For us to be in the EU, we would have to be treated as a special case.

Yes the issue for Europeans was that the UK wanted to be treated as a special case and the Europeans were unwilling to do that.

From my very distant observation post, in practical terms, it seems that means three, not two outstanding issues:
1. The UK wanted control of their borders;
2. The UK wished to decline to be part of a political and legal union; and
3. The UK wanted free and unfettered access to the markets of Europe on special terms.
The EU insisted that there was a price to paid for point #3 and that price included the free movement of labour throughout the EU, no exceptions thank you very much. The EU saw the UK position as one of wanting it both ways. From an EU perspective, it is very difficult for the EU to compromise on the free movement of labour principle - it would be opening a Pandora's box, with who knows how many other EU members also seeking special terms should one member succeed in obtaining them.

It now turns out that Brexit may not guarantee the UK the absolute control over its borders and immigration that the Leave side insisted it would. So it seems that all Brexit will definitely achieve is point 2, though the advantages enjoyed by the UK through declining to be part of something that doesn't exist at the moment escape me. Should a political and legal union come into being in the future, it could only include the UK with the UK's consent.

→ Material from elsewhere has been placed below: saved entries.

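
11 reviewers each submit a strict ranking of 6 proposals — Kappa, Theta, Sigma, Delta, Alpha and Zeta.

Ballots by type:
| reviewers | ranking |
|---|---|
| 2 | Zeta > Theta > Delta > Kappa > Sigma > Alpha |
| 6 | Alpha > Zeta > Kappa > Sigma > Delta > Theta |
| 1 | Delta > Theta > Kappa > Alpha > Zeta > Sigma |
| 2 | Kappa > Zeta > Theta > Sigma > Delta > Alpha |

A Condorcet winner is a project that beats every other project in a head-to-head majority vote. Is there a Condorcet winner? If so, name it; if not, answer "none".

Alpha

Pairwise majorities:
Kappa–Theta: Kappa 8–3.
Kappa–Sigma: Kappa 11–0.
Kappa vs Delta: Kappa wins 8–3.
Kappa vs Alpha: Alpha wins 6–5.
Kappa–Zeta: Zeta 8–3.
Theta–Sigma: Sigma 6–5.
Theta vs Delta: Delta, 7–4.
Theta–Alpha: Alpha 6–5.
Theta vs Zeta: Zeta, 10–1.
Sigma vs Delta: Sigma wins 8–3.
Sigma vs Alpha: Alpha, 7–4.
Sigma–Zeta: Zeta 11–0.
Delta–Alpha: Alpha 6–5.
Delta–Zeta: Zeta 10–1.
Alpha–Zeta: Alpha 7–4.
Alpha wins every pairwise contest, so Alpha is the Condorcet winner.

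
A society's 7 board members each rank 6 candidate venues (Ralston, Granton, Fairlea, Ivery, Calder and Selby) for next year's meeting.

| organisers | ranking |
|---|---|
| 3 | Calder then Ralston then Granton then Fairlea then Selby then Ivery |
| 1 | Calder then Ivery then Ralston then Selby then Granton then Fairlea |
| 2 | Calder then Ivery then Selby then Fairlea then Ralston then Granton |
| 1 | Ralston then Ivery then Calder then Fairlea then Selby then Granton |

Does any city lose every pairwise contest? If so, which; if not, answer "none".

Head-to-head results (7 organisers):
Ralston vs Granton: Ralston, 7–0.
Ralston vs Fairlea: Ralston, 5–2.
Ralston vs Ivery: 4 to 3, Ralston.
Ralston vs Calder: Ralston is ranked higher on 1 ballot, Calder on 6. Calder wins 6–1.
Ralston–Selby: Ralston 5–2.
Granton vs Fairlea: Granton wins 4–3.
Granton vs Ivery: Ivery, 4–3.
Granton vs Calder: Calder wins 7–0.
Granton vs Selby: Granton preferred on 3 ballots; Selby wins 4–3.
Fairlea vs Ivery: Fairlea preferred on 3 ballots; Ivery wins 4–3.
Fairlea–Calder: Calder 7–0.
Fairlea vs Selby: Fairlea is ranked higher on 3+1 = 4 ballots, Selby on 3. Fairlea wins 4–3.
Ivery vs Calder: 1 for Ivery, 6 for Calder — Calder by 6–1.
Ivery vs Selby: 4 to 3, Ivery.
Calder–Selby: Calder 7–0.
Each city has at least one pairwise win (Ralston beats Granton; Granton beats Fairlea; Fairlea beats Selby; Ivery beats Granton; Calder beats Ralston; Selby beats Granton) — no Condorcet loser.

none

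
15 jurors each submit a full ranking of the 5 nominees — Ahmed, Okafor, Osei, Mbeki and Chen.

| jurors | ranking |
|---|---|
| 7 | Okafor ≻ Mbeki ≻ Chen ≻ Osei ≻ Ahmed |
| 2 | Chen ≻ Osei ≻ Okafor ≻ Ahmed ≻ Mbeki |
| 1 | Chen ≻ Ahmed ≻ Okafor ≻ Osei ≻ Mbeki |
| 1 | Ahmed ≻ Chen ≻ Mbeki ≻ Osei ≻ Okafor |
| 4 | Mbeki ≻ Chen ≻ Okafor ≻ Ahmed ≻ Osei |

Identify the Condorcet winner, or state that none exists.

Head-to-head results (15 jurors):
Ahmed vs Okafor: Okafor wins 13–2.
Ahmed–Osei: Osei 9–6.
Ahmed–Mbeki: Mbeki 11–4.
Ahmed–Chen: Chen 14–1.
Okafor–Osei: Okafor 12–3.
Okafor vs Mbeki: Okafor, 10–5.
Okafor–Chen: Chen 8–7.
Osei vs Mbeki: Mbeki, 12–3.
Osei vs Chen: Chen wins 15–0.
Mbeki vs Chen: Mbeki wins 11–4.
No nominee is unbeaten: Ahmed loses to Okafor; Okafor loses to Chen; Osei loses to Okafor; Mbeki loses to Okafor; Chen loses to Mbeki. In particular Okafor → Mbeki → Chen → Okafor is a majority cycle — no Condorcet winner exists.

none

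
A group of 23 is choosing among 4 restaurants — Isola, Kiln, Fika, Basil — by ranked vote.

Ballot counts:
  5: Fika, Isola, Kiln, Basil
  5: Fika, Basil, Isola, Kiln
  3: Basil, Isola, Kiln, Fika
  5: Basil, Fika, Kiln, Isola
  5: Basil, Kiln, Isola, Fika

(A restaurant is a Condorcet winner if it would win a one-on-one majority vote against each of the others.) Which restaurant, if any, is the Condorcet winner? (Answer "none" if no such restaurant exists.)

Head-to-head results (23 friends):
Isola vs Kiln: 5+5+3 = 13 for Isola, 10 for Kiln — Isola by 13–10.
Isola vs Fika: Isola is ranked higher on 3+5 = 8 ballots, Fika on 15. Fika wins 15–8.
Isola vs Basil: Isola is ranked higher on 5 ballots, Basil on 18. Basil wins 18–5.
Kiln vs Fika: 3+5 = 8 for Kiln, 15 for Fika — Fika by 15–8.
Kiln vs Basil: Kiln preferred on 5 ballots; Basil wins 18–5.
Fika vs Basil: 10 to 13, Basil.
Basil defeats every rival head-to-head and is the Condorcet winner.

Basil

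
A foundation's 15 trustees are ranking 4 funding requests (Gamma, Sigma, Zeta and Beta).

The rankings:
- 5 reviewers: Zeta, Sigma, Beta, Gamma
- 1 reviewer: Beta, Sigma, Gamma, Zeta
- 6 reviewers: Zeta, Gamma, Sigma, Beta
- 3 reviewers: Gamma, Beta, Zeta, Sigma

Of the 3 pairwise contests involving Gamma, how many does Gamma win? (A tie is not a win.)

Gamma against each rival (15 reviewers):
Gamma vs Sigma: Gamma is ranked higher on 6+3 = 9 ballots, Sigma on 6. Gamma wins 9–6.
Gamma vs Zeta: Zeta wins 11–4.
Gamma vs Beta: 6+3 = 9 for Gamma, 6 for Beta — Gamma by 9–6.
Gamma beats Sigma, Beta; loses to Zeta — 2 pairwise wins.

2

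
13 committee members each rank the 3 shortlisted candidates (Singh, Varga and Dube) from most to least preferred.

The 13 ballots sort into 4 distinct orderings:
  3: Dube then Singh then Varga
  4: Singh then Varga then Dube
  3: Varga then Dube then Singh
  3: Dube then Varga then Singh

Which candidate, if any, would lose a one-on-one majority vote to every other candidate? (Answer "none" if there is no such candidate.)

Head-to-head results (13 committee members):
Singh–Varga: Singh 7–6.
Singh–Dube: Dube 9–4.
Varga vs Dube: Varga wins 7–6.
No candidate is winless: Singh beats Varga; Varga beats Dube; Dube beats Singh. There is no Condorcet loser.

none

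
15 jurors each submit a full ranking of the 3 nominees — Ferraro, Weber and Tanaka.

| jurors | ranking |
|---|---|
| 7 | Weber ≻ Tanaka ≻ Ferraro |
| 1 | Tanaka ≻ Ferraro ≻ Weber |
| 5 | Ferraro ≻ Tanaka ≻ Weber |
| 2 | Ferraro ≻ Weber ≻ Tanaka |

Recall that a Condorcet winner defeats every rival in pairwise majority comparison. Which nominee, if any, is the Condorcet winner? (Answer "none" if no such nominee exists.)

Pairwise majorities:
Ferraro vs Weber: 1+5+2 = 8 for Ferraro, 7 for Weber — Ferraro by 8–7.
Ferraro vs Tanaka: Ferraro is ranked higher on 5+2 = 7 ballots, Tanaka on 8. Tanaka wins 8–7.
Weber vs Tanaka: Weber is ranked higher on 7+2 = 9 ballots, Tanaka on 6. Weber wins 9–6.
Every nominee loses at least once (Ferraro loses to Tanaka; Weber loses to Ferraro; Tanaka loses to Weber). The majority relation contains the cycle Ferraro > Weber > Tanaka > Ferraro, so there is no Condorcet winner.

none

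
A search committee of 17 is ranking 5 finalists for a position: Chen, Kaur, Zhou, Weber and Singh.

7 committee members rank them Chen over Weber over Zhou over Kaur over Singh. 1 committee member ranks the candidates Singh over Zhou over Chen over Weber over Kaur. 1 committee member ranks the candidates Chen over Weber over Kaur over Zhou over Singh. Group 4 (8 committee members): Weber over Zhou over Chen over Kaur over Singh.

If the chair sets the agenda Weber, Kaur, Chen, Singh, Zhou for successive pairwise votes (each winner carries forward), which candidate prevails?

Zhou

Round 1: Weber vs Kaur — 17–0, Weber advances.
Round 2: Weber vs Chen — 8–9, Chen advances.
Round 3: Chen vs Singh — 16–1, Chen advances.
Round 4: Chen vs Zhou — 8–9, Zhou advances.
Zhou survives the agenda.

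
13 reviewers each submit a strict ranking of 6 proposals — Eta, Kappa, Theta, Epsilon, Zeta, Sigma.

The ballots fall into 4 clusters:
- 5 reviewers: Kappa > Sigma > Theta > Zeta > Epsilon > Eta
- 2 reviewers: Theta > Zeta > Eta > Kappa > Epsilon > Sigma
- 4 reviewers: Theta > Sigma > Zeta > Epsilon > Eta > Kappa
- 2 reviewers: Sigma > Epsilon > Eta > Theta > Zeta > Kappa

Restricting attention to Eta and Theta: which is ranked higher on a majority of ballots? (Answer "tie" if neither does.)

Theta

Ballots ranking Eta above Theta: 2.
Ballots ranking Theta above Eta: 13 − 2 = 11.
Theta wins the head-to-head 11–2.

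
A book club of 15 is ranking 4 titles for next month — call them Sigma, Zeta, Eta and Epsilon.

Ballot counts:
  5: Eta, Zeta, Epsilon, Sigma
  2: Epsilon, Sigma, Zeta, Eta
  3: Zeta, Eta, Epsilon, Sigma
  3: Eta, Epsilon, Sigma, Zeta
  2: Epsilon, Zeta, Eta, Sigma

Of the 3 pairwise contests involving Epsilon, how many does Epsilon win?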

It is also the case that the UK is itself a political and legal union. So the UK is no stranger to political and legal unions, though it seems happier with such unions only if they are dominated by the English. The UK is already part of NATO, so the question of a security union is to a large extent already resolved.

So I am far from clear about what exactly has been achieved by the Brexit vote. I suspect that the UK is going to pay a very heavy price for an EU-exit with little on the upside to make those costs more palatable. Perhaps I am missing something ...?



Pretty much.

And, I think your query surrounds the fact that our history is not their history.

That is the great stumbling block.

So, while they can't fathom why we would not want a centralised state governing over millions; we can't fathom why they would want such a thing.

They believe it's in the interests of peace; we believe it is dangerous.

For us to accept their view that the answer lies in the few governing over millions we would have to have a re-awakening of centuries old values, tradition, history etc.

Can't happen.

The only way out is if they accept our position that we're not like them and allow us to cherry-pick the bits that we agree with. Unlikely. Although as I say it appears to me that a lot of comments are being made for public consumption by British and German politicians which appear to leave the door open for compromise.




bounty44 -> RE: Brexit Vote Results (7/2/2016 11:35:38 AM)


quote:

ORIGINAL: NorthernGent1
It was an unlikely coalition of conservatives from the rural shires and working class Labour voters. Probably the first time in English political history that these two groups have seen eye to eye.


that is reminding me of a scene from an old 80s (I think) movie called the rocketeer where the fbi and the mafia find themselves side by side fighting Nazis.